Corporate America’s love affair with debt is driven by a heavy subsidy, courtesy of the federal tax code. It’s an unhealthy preference that the Obama administration is now reviewing.

The problem arises because the interest that corporations pay on their debt is deductible on their federal taxes.

To understand the effect of this deduction, imagine if you could deduct the interest you pay on your debt. I am not just talking about the deduction on your home mortgage. This would be a deduction for all of the interest paid on your credit card bills, auto loans and any other loans you had, including the one from Uncle Mikey….

Read it all.


Posted in * Economics, Politics, Corporations/Corporate Life, Economy, Ethics / Moral Theology, Taxes, The U.S. Government, Theology

4 comments on “(DealProfessor) U.S. Tax Code Encourages Corporations to Take on Debt

  1. sophy0075 says:

    Well, the IRC encourages consumers to take on mortgage debt. We’ve seen what mess that’s gotten us into when the consumer takes on more debt than he can afford.

  2. Yebonoma says:

    Very confusing article. Let’s not forget why Obama wants more corporate income. It gets paid out in dividends which are taxed twice, once to the corporation as income and again as income (soon to be at a top marginal rate of 43.5%) to the person receiving the dividends. And, if said person invests these dividends, they can be taxed another time at 45% when the person dies. Oh, and if you think corporations can just hang on to all their profits, think again. There’s a little thing instituted by Roosevelt during the Depression called the excess retained earnings tax, implemented to punish those evil companies from not investing enough in economic recovery by paying out dividends to be taxed.

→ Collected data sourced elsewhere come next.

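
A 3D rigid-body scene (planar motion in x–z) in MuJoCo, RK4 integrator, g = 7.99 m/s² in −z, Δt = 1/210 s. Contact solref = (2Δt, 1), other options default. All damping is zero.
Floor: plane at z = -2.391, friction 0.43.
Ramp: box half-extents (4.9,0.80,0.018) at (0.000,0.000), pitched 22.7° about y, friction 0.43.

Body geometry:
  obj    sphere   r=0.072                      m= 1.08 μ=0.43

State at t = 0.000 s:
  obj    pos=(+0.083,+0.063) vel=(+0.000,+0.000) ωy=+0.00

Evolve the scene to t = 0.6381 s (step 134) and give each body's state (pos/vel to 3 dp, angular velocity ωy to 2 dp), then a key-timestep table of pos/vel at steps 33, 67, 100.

State at t = 0.6381 s:
  obj    pos=(+0.497,-0.110) vel=(+1.297,-0.542) ωy=+19.51

Key-timestep trajectory:
   step    t(s)  obj.x    obj.z    obj.vx   obj.vz 
     33  0.1571   +0.108  +0.052  +0.319  -0.134
     67  0.3190   +0.186  +0.020  +0.648  -0.271
    100  0.4762   +0.313  -0.034  +0.968  -0.405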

    One glaring omission by the author is that the market punishes companies who have too high of a debt/equity ratio. Also, debt regularly has to be renegotiated and when interest rates begin to rise, the company may have difficulty servicing its debt.

    The bottom line is that the biggest U.S. problem is not a tax problem, it’s a spending problem.

  3. Mitchell says:

    Large corporation fought the creation of a 100% dividends paid deduction because they did not want the increased pressure to distribute their income to their shareholders. Which to me means they gave up the double tax argument.

    Further, the double tax argument does not apply to Sub S corporations, which are most of the small corporations in the country (small being relative as S corporations can have up to 100 shareholders with all members of the same family treated as one shareholder. Nor does it apply to closely held c corporations, as they can distribute their income in the form of salary or profit sharing contributions to owners.

    While our nominal corporate tax rate is high, our effective rates are not. Effective corporate income taxes are near a post WWII low and our corporate income taxes as a percentage of GDP are among the lowest of all industrialized nations. They are about 10% of what Norway collects, and they are now the richest per capita nation on earth and Forbes Magazine rated them ahead of the US in its listing of Best Countries for Business. The number one country for business was Canada. As a percentage of GDP they collect twice the corporate taxes we do.

    As for the 45% when a person dies, only if the married couple’s net worth exceeds 10 million dollars. A number that with minimal planning can be streached to about 20 million, and which does not include small family owned businesses and family farms; for which there are exceptions.

  4. RalphM says:

    Dividends are a company’s admission that the shareholder can invest the money more efficiently than can the company. Growth has basically stopped.